Review # 2 was written on 2013-10-07 00:00:00
0was given a rating of 5 stars A.rahman Shaheen Alkuwari
Part of moving from being a teenager to a functional adult is seeking your own identity outside of what friends and family think of you. Tobias Wolff’s struggle with this is in part what makes this book such a great read. Although he grew up in 1950’s Washington state and his life experiences are somewhat different from mine, it’s the core of feelings of being a teenager that never change and are the same no matter what your circumstances. Part of what makes Wolff’s struggle that much harder is that his mother makes poor choices of the men she brings into their lives. When the book opens, she’s on the road trying to run from a bad relationship, with Tobias in tow. A truck passes them; it has brake troubles. The truck crashes and burns. This is an apt metaphor for Wolff’s life as it’s related in the book. It’s listed on the cover as an autobiography, but it avoids the recitation of facts and reads like a novel. What made Wolff’s adolescence harder was a cruel and demanding step-father.
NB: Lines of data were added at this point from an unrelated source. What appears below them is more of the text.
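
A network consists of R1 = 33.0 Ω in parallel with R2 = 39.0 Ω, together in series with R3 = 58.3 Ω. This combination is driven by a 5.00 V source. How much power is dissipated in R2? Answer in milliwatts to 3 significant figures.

35.3 mW

First find R_p for the parallel pair, then treat R_p + R3 as a series loop.
R_p = (33.0×39.0)/(33.0+39.0) = 17.88 Ω
R_total = R_p + 58.3 = 17.88 + 58.3 = 76.17 Ω
I = V / R_total = 5.00 / 76.17 = 0.06564 A
Voltage across the parallel pair: V_p = I × R_p = 0.06564 × 17.88 = 1.173 V
R2 sits across V_p; its power is V_p²/R.
P_R2 = (1.173)² / 39.0 = 0.03530 W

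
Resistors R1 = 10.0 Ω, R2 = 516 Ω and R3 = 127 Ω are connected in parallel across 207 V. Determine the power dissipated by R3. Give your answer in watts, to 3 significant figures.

337 W

The supply voltage appears across each parallel branch — just use P = V²/R3.
P_R3 = V² / R3 = (207)² / 127 Ω = 337.4 W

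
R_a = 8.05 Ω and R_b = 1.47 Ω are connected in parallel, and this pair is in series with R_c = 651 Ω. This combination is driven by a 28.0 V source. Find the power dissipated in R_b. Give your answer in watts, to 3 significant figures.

Reduce the parallel combination to a single R_p; the circuit then becomes R_p in series with the remaining resistor.
R_p = (8.05×1.47)/(8.05+1.47) = 1.243 Ω
R_total = R_p + 651 = 1.243 + 651 = 652.2 Ω
I = V / R_total = 28.0 / 652.2 = 0.04293 A
Voltage across the parallel pair: V_p = I × R_p = 0.04293 × 1.243 = 0.05336 V
Use P = V²/R for R_b with V = V_p.
P_R_b = (0.05336)² / 1.47 = 0.001937 W

0.00194 W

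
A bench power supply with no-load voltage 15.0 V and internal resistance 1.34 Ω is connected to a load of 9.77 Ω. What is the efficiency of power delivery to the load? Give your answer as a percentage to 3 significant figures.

Both r and R carry the same current, so the power split is just the resistance split: η = R/(R+r).
η = R / (R + r) = 9.77 / (9.77 + 1.34) = 0.8794

87.9 %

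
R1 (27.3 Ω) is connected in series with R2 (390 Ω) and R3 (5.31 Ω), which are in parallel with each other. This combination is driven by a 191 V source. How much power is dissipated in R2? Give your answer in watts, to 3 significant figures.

2.42 W

Collapse R2‖R3 to a single equivalent, reducing the network to two series elements.
R_p = (390×5.31)/(390+5.31) = 5.239 Ω
R_total = 27.3 + 5.239 = 32.54 Ω
I = V / R_total = 191 / 32.54 = 5.870 A
Voltage across the parallel pair: V_p = I × R_p = 5.870 × 5.239 = 30.75 V
R2 sees V_p directly, so P = V_p² / R2.
P_R2 = (30.75)² / 390 = 2.425 W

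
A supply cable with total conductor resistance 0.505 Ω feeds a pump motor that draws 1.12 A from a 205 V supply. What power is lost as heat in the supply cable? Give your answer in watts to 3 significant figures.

Only the current and the line resistance are needed for the I²R loss.
The supply cable carries the full 1.12 A.
P_line = I² R_line = (1.120)² × 0.505 = 0.6335 W

0.633 W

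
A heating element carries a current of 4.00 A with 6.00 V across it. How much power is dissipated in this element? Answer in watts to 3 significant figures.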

It’s been a long time since I wanted to throttle a character from a book, but Dwight, his step-father, merits these strong feelings. As someone who grew up with an abusive father, I can relate to Wolff’s struggle to maintain his “self” as an overbearing parent heartlessly heaps abuse upon abuse. Wolff tells that when he speaks to his children in anger, he can recognize Dwight’s voice as his own. His youngest daughter, shocked by the tone of his voice, asked him if he loved her. The book isn’t just a grim litany of bad times; Wolff relates his problems with a fair amount of wit and humor. The problems Wolff faced aren’t neatly resolved in this book either. Highly recommended.